All that to say, here we come to the end of the road, and for some people said end was a bit confusing. I found it…very much in line with this story of mine, and so did not find it as confusing. Did I think it was inevitable? A little! [Can’t be an Expanse finale without James Holden doing something silly and heroic]
What else…I very much enjoyed the slow build of information on the Builders and their enemy, the Dark Ones. It was the perfect amount of information–just enough to create a visual picture, not so much that you were getting more invested in the time before than the active plot (cough JRR Tolkien cough). It was also the right amount of alien–the Builders are nothing like us. They’re not humans but a different color, or with multiple organs, or with additional organs. They’re an entirely unrelated form of “intelligent life” that is both vastly more powerful and vastly weaker than humanity…when judged against humans, that is.

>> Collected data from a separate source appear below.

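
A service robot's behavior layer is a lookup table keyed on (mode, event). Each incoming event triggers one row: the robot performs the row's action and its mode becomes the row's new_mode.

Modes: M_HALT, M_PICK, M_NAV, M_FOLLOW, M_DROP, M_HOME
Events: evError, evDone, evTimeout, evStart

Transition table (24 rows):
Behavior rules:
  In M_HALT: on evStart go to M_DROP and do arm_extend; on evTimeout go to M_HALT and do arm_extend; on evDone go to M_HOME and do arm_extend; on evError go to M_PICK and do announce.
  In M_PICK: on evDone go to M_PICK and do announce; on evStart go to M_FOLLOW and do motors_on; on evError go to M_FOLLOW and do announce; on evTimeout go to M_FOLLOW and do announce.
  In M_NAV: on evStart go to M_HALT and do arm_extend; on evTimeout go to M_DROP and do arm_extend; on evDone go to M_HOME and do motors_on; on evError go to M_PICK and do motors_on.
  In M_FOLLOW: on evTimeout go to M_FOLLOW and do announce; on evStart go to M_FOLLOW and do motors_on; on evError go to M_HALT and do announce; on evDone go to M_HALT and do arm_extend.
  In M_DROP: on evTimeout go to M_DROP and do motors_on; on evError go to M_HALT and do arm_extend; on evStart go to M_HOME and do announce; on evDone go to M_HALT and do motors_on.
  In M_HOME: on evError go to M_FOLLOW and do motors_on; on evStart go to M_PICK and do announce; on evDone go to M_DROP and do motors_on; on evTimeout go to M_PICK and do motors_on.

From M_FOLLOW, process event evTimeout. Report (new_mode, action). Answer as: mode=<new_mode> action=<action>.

current mode = M_FOLLOW; filter table to that mode:
  (M_FOLLOW, evTimeout) → (M_FOLLOW, announce)  ← event matches
  (M_FOLLOW, evStart) → (M_FOLLOW, motors_on)
  (M_FOLLOW, evError) → (M_HALT, announce)
  (M_FOLLOW, evDone) → (M_HALT, arm_extend)
event = evTimeout selects (M_FOLLOW, announce)

mode=M_FOLLOW action=announce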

But really, this is a story of the Roci family that we’ve gotten to know so well over so (SO) many books. This is a space opera done right, a meditation on the issues that we face and how they don’t magically resolve just because now we have more land to colonize. There are parts that were better, and parts that were a bit dull, but never once did I think “eh, it’s time to read another series before coming back here.”
One additional spoiler-y thought: [Of COURSE Naomi and Holden don’t get their happily ever after. As always, if you say you’re about to retire it’s a good guess you aren’t at all. But I suppose, after three books of them as an older couple, I see the beauty in their true ending: a life well lived.]